(Host) The final results from last week’s election are in. Republican gubernatorial candidate Jim Douglas defeated Democrat Doug Racine by just under 5,900 votes, and a proposed constitutional amendment passed by a wide margin.
VPR’s Bob Kinzel reports:
(Kinzel) The Secretary of State’s office held the official canvassing of the ballots cast on election day and the results show that roughly 60% of all registered voters turned out for the election. According to Secretary of State Deb Markowitz the exact turnout is difficult to determine because many communities have bloated checklists.

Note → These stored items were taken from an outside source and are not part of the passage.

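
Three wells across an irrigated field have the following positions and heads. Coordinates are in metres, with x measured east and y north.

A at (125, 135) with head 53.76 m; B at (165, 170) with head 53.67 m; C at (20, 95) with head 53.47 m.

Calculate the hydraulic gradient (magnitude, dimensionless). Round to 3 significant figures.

0.0121

With h = a·x + b·y + c and A as origin, the differences give:
  40·a + 35·b = -0.09
  (-105)·a + (-40)·b = -0.29
Eliminate b (×(-40) and ×35, subtract): 2075·a = 13.750 → a = ∂h/∂x = +0.006627
Back-substitute: b = ∂h/∂y = -0.01014.
|∇h| = √(0.006627² + -0.01014²) = 0.01211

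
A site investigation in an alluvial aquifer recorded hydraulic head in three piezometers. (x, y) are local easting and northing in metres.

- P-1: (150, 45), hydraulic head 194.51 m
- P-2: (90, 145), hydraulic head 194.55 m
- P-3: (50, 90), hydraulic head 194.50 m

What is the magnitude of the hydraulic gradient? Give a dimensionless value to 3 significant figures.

Differences from P-1: to P-2 (Δx, Δy, Δh) = (-60, 100, +0.04); to P-3 = (-100, 45, -0.01).
Determinant of the coordinate differences = (-60)·45 − (-100)·100 = 7300.
∂h/∂x = [(+0.04)·45 − (-0.01)·100] / 7300 = +0.0003836
∂h/∂y = [(-60)·(-0.01) − (-100)·(+0.04)] / 7300 = +0.0006301
|∇h| = √(0.0003836² + 0.0006301²) = 0.0007377

0.000738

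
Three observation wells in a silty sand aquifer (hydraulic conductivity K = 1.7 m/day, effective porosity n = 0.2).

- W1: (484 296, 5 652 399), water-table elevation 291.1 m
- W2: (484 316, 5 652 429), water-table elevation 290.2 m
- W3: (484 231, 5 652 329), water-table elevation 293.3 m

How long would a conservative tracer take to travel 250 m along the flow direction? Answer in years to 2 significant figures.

With h = a·x + b·y + c and W1 as origin, the differences give:
  20·a + 30·b = -0.9
  (-65)·a + (-70)·b = +2.2
Eliminate b (×(-70) and ×30, subtract): 550·a = -3.00 → a = ∂h/∂x = -0.005455
Back-substitute: b = ∂h/∂y = -0.02636.
|∇h| = √(-0.005455² + -0.02636²) = 0.02692
Seepage velocity v = K·i/n = 1.7 × 0.02692 / 0.2 = 0.2288 m/day.
t = 250 / 0.2288 = 1093 days = 2.99 years.

3.0 years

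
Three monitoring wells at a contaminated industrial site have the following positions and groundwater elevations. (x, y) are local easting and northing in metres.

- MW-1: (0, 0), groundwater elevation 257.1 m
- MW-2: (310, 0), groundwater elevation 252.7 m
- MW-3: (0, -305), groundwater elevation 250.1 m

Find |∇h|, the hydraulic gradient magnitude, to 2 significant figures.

0.027

∂h/∂x = (252.7 − 257.1) / (310 − 0) = -0.01419
∂h/∂y = (250.1 − 257.1) / (-305 − 0) = +0.02295
|∇h| = √(-0.01419² + 0.02295²) = 0.02698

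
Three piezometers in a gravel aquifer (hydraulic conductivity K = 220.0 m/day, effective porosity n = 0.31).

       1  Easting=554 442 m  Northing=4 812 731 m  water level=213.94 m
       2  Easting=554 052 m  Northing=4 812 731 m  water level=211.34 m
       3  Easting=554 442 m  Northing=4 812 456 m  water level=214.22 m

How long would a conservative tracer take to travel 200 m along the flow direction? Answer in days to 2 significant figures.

∂h/∂x = (211.34 − 213.94) / (554052 − 554442) = +0.006667
∂h/∂y = (214.22 − 213.94) / (4812456 − 4812731) = -0.001018
|∇h| = √(0.006667² + -0.001018²) = 0.006744
Seepage velocity v = K·i/n = 220.0 × 0.006744 / 0.31 = 4.786 m/day.
t = 200 / 4.786 = 41.79 days.

42 days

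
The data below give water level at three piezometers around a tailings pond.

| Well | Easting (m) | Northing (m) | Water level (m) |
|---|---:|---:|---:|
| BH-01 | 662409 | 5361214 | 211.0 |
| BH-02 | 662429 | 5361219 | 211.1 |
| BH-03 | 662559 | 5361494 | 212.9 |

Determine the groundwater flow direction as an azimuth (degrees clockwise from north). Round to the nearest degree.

Differences from BH-01: to BH-02 (Δx, Δy, Δh) = (20, 5, +0.1); to BH-03 = (150, 280, +1.9).
Solve a·Δx + b·Δy = Δh: det = 20·280 − 150·5 = 4850.
∂h/∂x = [(+0.1)·280 − (+1.9)·5] / 4850 = +0.003814
∂h/∂y = [20·(+1.9) − 150·(+0.1)] / 4850 = +0.004742
Flow direction (−∇h) has components (-0.003814 E, -0.004742 N).
Azimuth = atan2(E, N) = atan2(-0.003814, -0.004742) = 218.8° ≈ 219°.

219°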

When the checklists are adjusted to reflect the actual number of registered voters in each community, Markowitz says the turnout in Vermont was among the highest in the country. Markowitz thinks a combination of hotly contested local and statewide races brought voters to the polls:
(Markowitz) “The legislative races were important as well and we had some surprises there. Was it the result of particular turnout in particular towns? Probably so. I would say some of both is true, that in part it was local races driving some local turnout. But overall I think that the gubernatorial candidates in particular worked very hard to get their voters out.”
(Kinzel) Voters gave their strong approval to a proposed constitutional amendment that will allow the Legislature to set the retirement age for all judges in the state. Currently the Vermont Constitution requires judges to retire at the age of 70. But Markowitz notes that roughly 50,000 people who voted in the gubernatorial contest decided not to vote on the amendment question:
(Markowitz) “So many Vermonters went into the voting booth, took a ballot, but didn’t vote on the constitutional amendment. Now that’s not surprising when you look across the country at ballots that have articles on statewide ballot. Some petitions, some coming in from the Legislature you see a marked drop off, sometimes as much as a 75% drop off in the number of people voting on the articles.”

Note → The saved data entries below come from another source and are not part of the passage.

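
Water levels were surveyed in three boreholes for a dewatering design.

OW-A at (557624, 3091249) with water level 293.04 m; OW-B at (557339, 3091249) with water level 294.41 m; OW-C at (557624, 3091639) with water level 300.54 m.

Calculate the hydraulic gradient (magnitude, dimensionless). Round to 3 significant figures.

∂h/∂x = (294.41 − 293.04) / (557339 − 557624) = -0.004807
∂h/∂y = (300.54 − 293.04) / (3091639 − 3091249) = +0.01923
|∇h| = √(-0.004807² + 0.01923²) = 0.01982

0.0198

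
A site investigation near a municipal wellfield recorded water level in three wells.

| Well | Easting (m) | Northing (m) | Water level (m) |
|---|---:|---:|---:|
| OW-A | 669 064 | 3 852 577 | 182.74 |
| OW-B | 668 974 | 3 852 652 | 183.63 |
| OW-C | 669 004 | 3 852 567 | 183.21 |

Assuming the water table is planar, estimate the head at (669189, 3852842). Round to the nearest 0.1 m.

Differences from OW-A: to OW-B (Δx, Δy, Δh) = (-90, 75, +0.89); to OW-C = (-60, -10, +0.47).
Solve a·Δx + b·Δy = Δh: det = (-90)·(-10) − (-60)·75 = 5400.
∂h/∂x = [(+0.89)·(-10) − (+0.47)·75] / 5400 = -0.008176
∂h/∂y = [(-90)·(+0.47) − (-60)·(+0.89)] / 5400 = +0.002056
h(669189, 3852842) = 182.74 + (-0.008176)·(125) + (+0.002056)·(265) = 182.74 -1.022 +0.545 = 182.263 m.

182.3 m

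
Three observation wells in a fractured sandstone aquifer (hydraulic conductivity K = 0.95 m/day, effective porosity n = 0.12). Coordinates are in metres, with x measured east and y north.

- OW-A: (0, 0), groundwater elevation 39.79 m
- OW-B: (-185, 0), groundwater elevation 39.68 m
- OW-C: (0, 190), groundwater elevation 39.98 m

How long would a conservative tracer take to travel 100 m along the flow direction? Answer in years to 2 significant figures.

∂h/∂x = (39.68 − 39.79) / (-185 − 0) = +0.0005946
∂h/∂y = (39.98 − 39.79) / (190 − 0) = +0.0010000
|∇h| = √(0.0005946² + 0.0010000²) = 0.001163
Seepage velocity v = K·i/n = 0.95 × 0.001163 / 0.12 = 0.009207 m/day.
t = 100 / 0.009207 = 1.086e+04 days = 29.7 years.

30 years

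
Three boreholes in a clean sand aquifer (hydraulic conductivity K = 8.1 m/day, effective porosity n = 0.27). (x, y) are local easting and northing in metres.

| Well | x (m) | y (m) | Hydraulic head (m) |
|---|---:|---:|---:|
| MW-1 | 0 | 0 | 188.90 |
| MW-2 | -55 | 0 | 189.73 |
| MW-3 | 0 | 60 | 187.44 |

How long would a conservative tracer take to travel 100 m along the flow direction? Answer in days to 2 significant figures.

120 days

∂h/∂x = (189.73 − 188.90) / (-55 − 0) = -0.01509
∂h/∂y = (187.44 − 188.90) / (60 − 0) = -0.02433
|∇h| = √(-0.01509² + -0.02433²) = 0.02863
Seepage velocity v = K·i/n = 8.1 × 0.02863 / 0.27 = 0.8589 m/day.
t = 100 / 0.8589 = 116.4 days.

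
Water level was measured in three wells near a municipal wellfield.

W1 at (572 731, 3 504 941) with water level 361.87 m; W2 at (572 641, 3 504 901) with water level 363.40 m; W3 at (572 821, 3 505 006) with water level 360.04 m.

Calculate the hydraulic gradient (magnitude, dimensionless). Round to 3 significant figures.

0.0167

With h = a·x + b·y + c and W1 as origin, the differences give:
  (-90)·a + (-40)·b = +1.53
  90·a + 65·b = -1.83
Eliminate b (×65 and ×(-40), subtract): -2250·a = 26.250 → a = ∂h/∂x = -0.01167
Back-substitute: b = ∂h/∂y = -0.01200.
|∇h| = √(-0.01167² + -0.01200²) = 0.01674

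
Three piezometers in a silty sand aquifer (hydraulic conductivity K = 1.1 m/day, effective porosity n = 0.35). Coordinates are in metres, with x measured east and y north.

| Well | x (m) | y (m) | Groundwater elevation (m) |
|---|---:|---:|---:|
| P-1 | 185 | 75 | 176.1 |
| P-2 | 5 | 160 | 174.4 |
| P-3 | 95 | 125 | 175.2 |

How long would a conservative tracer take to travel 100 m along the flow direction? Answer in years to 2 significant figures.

Differences from P-1: to P-2 (Δx, Δy, Δh) = (-180, 85, -1.7); to P-3 = (-90, 50, -0.9).
Solve a·Δx + b·Δy = Δh: det = (-180)·50 − (-90)·85 = -1350.
∂h/∂x = [(-1.7)·50 − (-0.9)·85] / -1350 = +0.006296
∂h/∂y = [(-180)·(-0.9) − (-90)·(-1.7)] / -1350 = -0.006667
|∇h| = √(0.006296² + -0.006667²) = 0.00917
Seepage velocity v = K·i/n = 1.1 × 0.00917 / 0.35 = 0.02882 m/day.
t = 100 / 0.02882 = 3470 days = 9.5 years.

9.5 years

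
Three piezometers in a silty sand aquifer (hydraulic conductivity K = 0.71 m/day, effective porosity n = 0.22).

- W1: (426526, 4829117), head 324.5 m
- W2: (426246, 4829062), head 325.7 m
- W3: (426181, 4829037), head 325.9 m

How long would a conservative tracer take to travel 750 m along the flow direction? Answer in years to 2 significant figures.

75 years

With h = a·x + b·y + c and W1 as origin, the differences give:
  (-280)·a + (-55)·b = +1.2
  (-345)·a + (-80)·b = +1.4
Eliminate b (×(-80) and ×(-55), subtract): 3425·a = -19.00 → a = ∂h/∂x = -0.005547
Back-substitute: b = ∂h/∂y = +0.006423.
|∇h| = √(-0.005547² + 0.006423²) = 0.008487
Seepage velocity v = K·i/n = 0.71 × 0.008487 / 0.22 = 0.02739 m/day.
t = 750 / 0.02739 = 2.738e+04 days = 75 years.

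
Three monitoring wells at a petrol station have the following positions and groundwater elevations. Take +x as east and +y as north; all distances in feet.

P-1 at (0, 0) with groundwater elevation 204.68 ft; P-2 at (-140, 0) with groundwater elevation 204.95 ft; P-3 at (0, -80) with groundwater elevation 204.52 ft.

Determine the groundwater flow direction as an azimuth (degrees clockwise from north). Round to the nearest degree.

∂h/∂x = (204.95 − 204.68) / (-140 − 0) = -0.001929
∂h/∂y = (204.52 − 204.68) / (-80 − 0) = +0.002000
Flow direction (−∇h) has components (+0.001929 E, -0.002000 N).
Azimuth = atan2(E, N) = atan2(+0.001929, -0.002000) = 136.0° ≈ 136°.

136°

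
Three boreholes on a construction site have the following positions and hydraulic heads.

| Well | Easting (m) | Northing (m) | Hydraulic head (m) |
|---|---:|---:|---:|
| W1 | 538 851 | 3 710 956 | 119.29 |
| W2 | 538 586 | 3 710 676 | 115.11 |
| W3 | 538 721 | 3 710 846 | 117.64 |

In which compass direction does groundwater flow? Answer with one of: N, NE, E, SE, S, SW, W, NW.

S

Taking W1 as reference: W2−W1 = (-265, -280, -4.18); W3−W1 = (-130, -110, -1.65).
Determinant of the coordinate differences = (-265)·(-110) − (-130)·(-280) = -7250.
∂h/∂x = [(-4.18)·(-110) − (-1.65)·(-280)] / -7250 = +0.0003034
∂h/∂y = [(-265)·(-1.65) − (-130)·(-4.18)] / -7250 = +0.01464
Flow = −∇h = (-0.0003034 east, -0.01464 north), which points south.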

(Kinzel) The Democrats, Republicans and Progressives all retained their major party status by having at least one candidate for statewide office receive 5% of the vote. The Vermont Grassroots Party fell just short of this threshold. The party’s candidate for Treasurer, Teresa Bouchard, received 4.8% of the votes cast in this race. That’s 450 votes less than what she needed to have the her party qualify.
For Vermont Public Radio, I’m Bob Kinzel in Montpelier.